The state House of Representatives passed Republican Rep. Tim Moffitt‘s bill to expand the Buncombe County Board of Commissioners from five to seven members and mandate district representation in place of the current at-large elections. The May 2 vote fell across party lines in the Republican controlled House, with 69 legislators in favor of the measure and 48 opposed. The bill would institute this change without a local referendum.
The law would establish three commissioner districts, with the same boundaries as the county’s three state House districts. The lines of those districts are currently being drawn as part of the state’s redistricting process. Voters in each district would choose two commissioners, who would have to reside within the district; the board chair would still be elected by all of the county’s voters.

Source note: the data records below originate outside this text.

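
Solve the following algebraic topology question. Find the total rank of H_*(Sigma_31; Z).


For Sigma_31: b_0 = 1, b_1 = 2g = 62, b_2 = 1.
Total = 1 + 62 + 1 = 64

64


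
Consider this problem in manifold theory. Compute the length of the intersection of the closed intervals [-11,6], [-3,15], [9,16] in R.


Intersection = [max(a_i), min(b_i)] = [9, 6].
Since 9 > 6, the intersection is empty.
Length = 0

0


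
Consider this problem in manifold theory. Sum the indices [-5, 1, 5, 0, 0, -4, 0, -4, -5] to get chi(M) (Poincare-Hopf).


Poincare-Hopf: chi(M) = sum of indices of zeros.
chi = (-5) + (1) + (5) + (0) + (0) + (-4) + (0) + (-4) + (-5) = -12

-12


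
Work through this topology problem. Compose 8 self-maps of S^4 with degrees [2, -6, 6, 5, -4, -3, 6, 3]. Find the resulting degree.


Degree is multiplicative: deg(composition) = product of degrees.
= (2) * (-6) * (6) * (5) * (-4) * (-3) * (6) * (3) = -77760

-77760


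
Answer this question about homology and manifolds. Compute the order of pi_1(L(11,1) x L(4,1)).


pi_1(X x Y) = pi_1(X) x pi_1(Y).
pi_1(L(11,1)) = Z/11, pi_1(L(4,1)) = Z/4.
|Z/11 x Z/4| = 11 * 4 = 44

44


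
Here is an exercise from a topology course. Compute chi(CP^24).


CP^24 has one cell in each even dimension 0, 2, ..., 2*24 (24+1 cells total).
All cells are even-dimensional, so chi = number of cells.
chi = 24 + 1 = 25

25


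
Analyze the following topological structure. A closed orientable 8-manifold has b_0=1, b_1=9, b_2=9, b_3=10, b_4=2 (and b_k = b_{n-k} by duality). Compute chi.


By Poincare duality b_k = b_{8-k}, so full Betti numbers: b_0=1, b_1=9, b_2=9, b_3=10, b_4=2, b_5=10, b_6=9, b_7=9, b_8=1.
chi = sum (-1)^k b_k = -16

-16


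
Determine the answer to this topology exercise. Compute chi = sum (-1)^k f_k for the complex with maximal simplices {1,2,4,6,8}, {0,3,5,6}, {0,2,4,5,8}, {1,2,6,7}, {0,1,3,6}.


Enumerate all faces; f-vector: f_0=9, f_1=27, f_2=29, f_3=13, f_4=2.
chi = sum (-1)^k f_k = 0

0


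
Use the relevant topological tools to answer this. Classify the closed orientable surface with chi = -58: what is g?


chi = 2 - 2g for closed orientable surfaces.
-58 = 2 - 2g
2g = 2 - (-58) = 60
g = 30

30


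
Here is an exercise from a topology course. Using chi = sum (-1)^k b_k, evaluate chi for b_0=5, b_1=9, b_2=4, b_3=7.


chi = sum_k (-1)^k b_k.
= (5) + (-9) + (4) + (-7)
= -7

-7


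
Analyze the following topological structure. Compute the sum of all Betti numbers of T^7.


b_k(T^7) = C(7,k), so the sum over k is sum_k C(7,k) = 2^7.
Total = 2^7 = 128

128


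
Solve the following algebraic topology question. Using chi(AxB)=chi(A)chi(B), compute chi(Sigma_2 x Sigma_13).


chi(Sigma_2) = 2 - 2*2 = -2
chi(Sigma_13) = 2 - 2*13 = -24
chi(product) = (-2) * (-24) = 48

48


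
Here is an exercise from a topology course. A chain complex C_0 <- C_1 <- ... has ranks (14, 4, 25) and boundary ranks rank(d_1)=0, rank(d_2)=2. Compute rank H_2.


rank H_k = rank(ker d_k) - rank(im d_{k+1}).
rank(ker d_2) = rank(C_2) - rank(d_2) = 25 - 2 = 23.
rank(im d_{2+1}) = 0.
rank H_2 = 23 - 0 = 23

23


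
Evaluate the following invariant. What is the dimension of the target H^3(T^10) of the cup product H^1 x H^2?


Cup product: H^p x H^q -> H^{p+q}; here p+q = 1+2 = 3.
rank H^k(T^n) = C(n,k).
C(10,3) = 120

120


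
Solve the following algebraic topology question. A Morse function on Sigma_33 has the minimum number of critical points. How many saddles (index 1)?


A perfect Morse function has m_k = b_k.
For Sigma_33: b_0=1, b_1=2g=66, b_2=1.
Saddles m_1 = 2g = 66

66


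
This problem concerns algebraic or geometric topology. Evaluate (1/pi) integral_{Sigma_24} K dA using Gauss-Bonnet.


Gauss-Bonnet: integral K dA = 2*pi*chi(M).
chi(Sigma_24) = 2 - 2*24 = -46.
(integral K dA)/pi = 2*chi = 2*(-46) = -92

-92


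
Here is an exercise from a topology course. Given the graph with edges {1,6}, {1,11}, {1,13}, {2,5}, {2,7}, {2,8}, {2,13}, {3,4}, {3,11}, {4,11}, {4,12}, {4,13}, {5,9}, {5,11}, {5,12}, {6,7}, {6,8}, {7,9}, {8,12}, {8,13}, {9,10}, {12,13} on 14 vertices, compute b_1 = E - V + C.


b_1 = E - V + (number of components).
E = 22, V = 14, components = 2.
b_1 = 22 - 14 + 2 = 10

10


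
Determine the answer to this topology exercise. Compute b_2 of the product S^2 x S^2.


Each S^d has Poincare polynomial 1 + t^d.
The product S^2 x S^2 has Poincare polynomial prod(1+t^d_i).
Expanding: b_0=1, b_2=2, b_4=1.
b_2 = 2

2


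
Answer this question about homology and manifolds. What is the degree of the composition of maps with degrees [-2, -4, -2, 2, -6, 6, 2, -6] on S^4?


Degree is multiplicative: deg(composition) = product of degrees.
= (-2) * (-4) * (-2) * (2) * (-6) * (6) * (2) * (-6) = -13824

-13824


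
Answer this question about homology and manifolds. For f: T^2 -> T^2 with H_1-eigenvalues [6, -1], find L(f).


For a torus self-map: L(f) = det(I - A) where A acts on H_1.
L(f) = (1-6) * (1--1) = -5 * 2 = -10

-10


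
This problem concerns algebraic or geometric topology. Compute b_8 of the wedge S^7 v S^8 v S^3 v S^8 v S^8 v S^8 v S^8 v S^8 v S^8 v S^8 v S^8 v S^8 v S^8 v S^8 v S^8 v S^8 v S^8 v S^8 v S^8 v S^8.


For a wedge of spheres, H_k (k>0) is free on one generator per sphere of dimension k.
Spheres of dimension 8: count = 18.
b_8 = 18

18


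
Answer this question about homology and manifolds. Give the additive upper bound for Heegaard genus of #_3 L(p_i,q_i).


Heegaard genus satisfies g(A#B) <= g(A) + g(B).
Each lens space has g = 1.
Upper bound: 3 * 1 = 3

3


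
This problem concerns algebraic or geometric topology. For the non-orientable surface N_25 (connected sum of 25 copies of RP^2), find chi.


For a non-orientable closed surface with k crosscaps: chi = 2 - k.
Here k = 25.
chi = 2 - 25 = -23

-23


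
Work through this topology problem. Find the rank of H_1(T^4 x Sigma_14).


pi_1(A x B) = pi_1(A) x pi_1(B); rank of abelianization = b_1.
b_1(T^4) = 4, b_1(Sigma_14) = 2*14 = 28.
b_1(product) = 4 + 28 = 32

32


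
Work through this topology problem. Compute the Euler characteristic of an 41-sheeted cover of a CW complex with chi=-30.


For a finite covering: chi(E) = (number of sheets) * chi(B).
chi(E) = 41 * (-30) = -1230

-1230


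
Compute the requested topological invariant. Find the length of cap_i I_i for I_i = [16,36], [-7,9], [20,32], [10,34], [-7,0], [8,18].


Intersection = [max(a_i), min(b_i)] = [20, 0].
Since 20 > 0, the intersection is empty.
Length = 0

0


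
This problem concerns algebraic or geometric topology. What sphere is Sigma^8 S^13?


Each suspension raises dimension by 1: Sigma S^n = S^{n+1}.
Sigma^8 S^13 = S^{13+8} = S^21

21


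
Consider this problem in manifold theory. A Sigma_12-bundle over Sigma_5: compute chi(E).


For a fiber bundle F -> E -> B (with CW structure): chi(E) = chi(B) * chi(F).
chi(Sigma_5) = -8, chi(Sigma_12) = -22.
chi(E) = (-8) * (-22) = 176

176


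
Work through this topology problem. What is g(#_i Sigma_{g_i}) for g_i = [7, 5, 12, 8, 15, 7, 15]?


Genus is additive under connected sum of orientable surfaces.
g = 7 + 5 + 12 + 8 + 15 + 7 + 15 = 69

69


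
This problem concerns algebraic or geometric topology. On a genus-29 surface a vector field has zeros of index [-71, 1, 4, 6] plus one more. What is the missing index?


Poincare-Hopf: sum of indices = chi(M).
chi(Sigma_29) = 2 - 2*29 = -56.
Sum of known indices = -60.
x = chi - (sum known) = -56 - (-60) = 4

4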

The measure will now go to the Republican controlled Senate, where it appears likely to pass, and become law. Governor Bev Perdue, a Democrat, does not have veto authority over the bill.
The legislation has proved controversial, with all of the current county commissioners and the rest of the Buncombe delegation strongly opposed. Buncombe Democratic Reps. Susan Fisher and Patsy Keever backed an amendment that would have put the issue to a binding county referendum. They also backed an amendment that would have enabled all of the voters in the county to vote for all of the commissioner candidates while dividing those candidates by districts. Both amendments failed.
The current Buncombe County Board of Commissioners is made up of five elected Democrats. The changes could help Republicans’ chances of getting elected by concentrating Democratic voters in one or more districts.
If the Senate passes the bill, it will likely take effect ahead of the 2012 elections.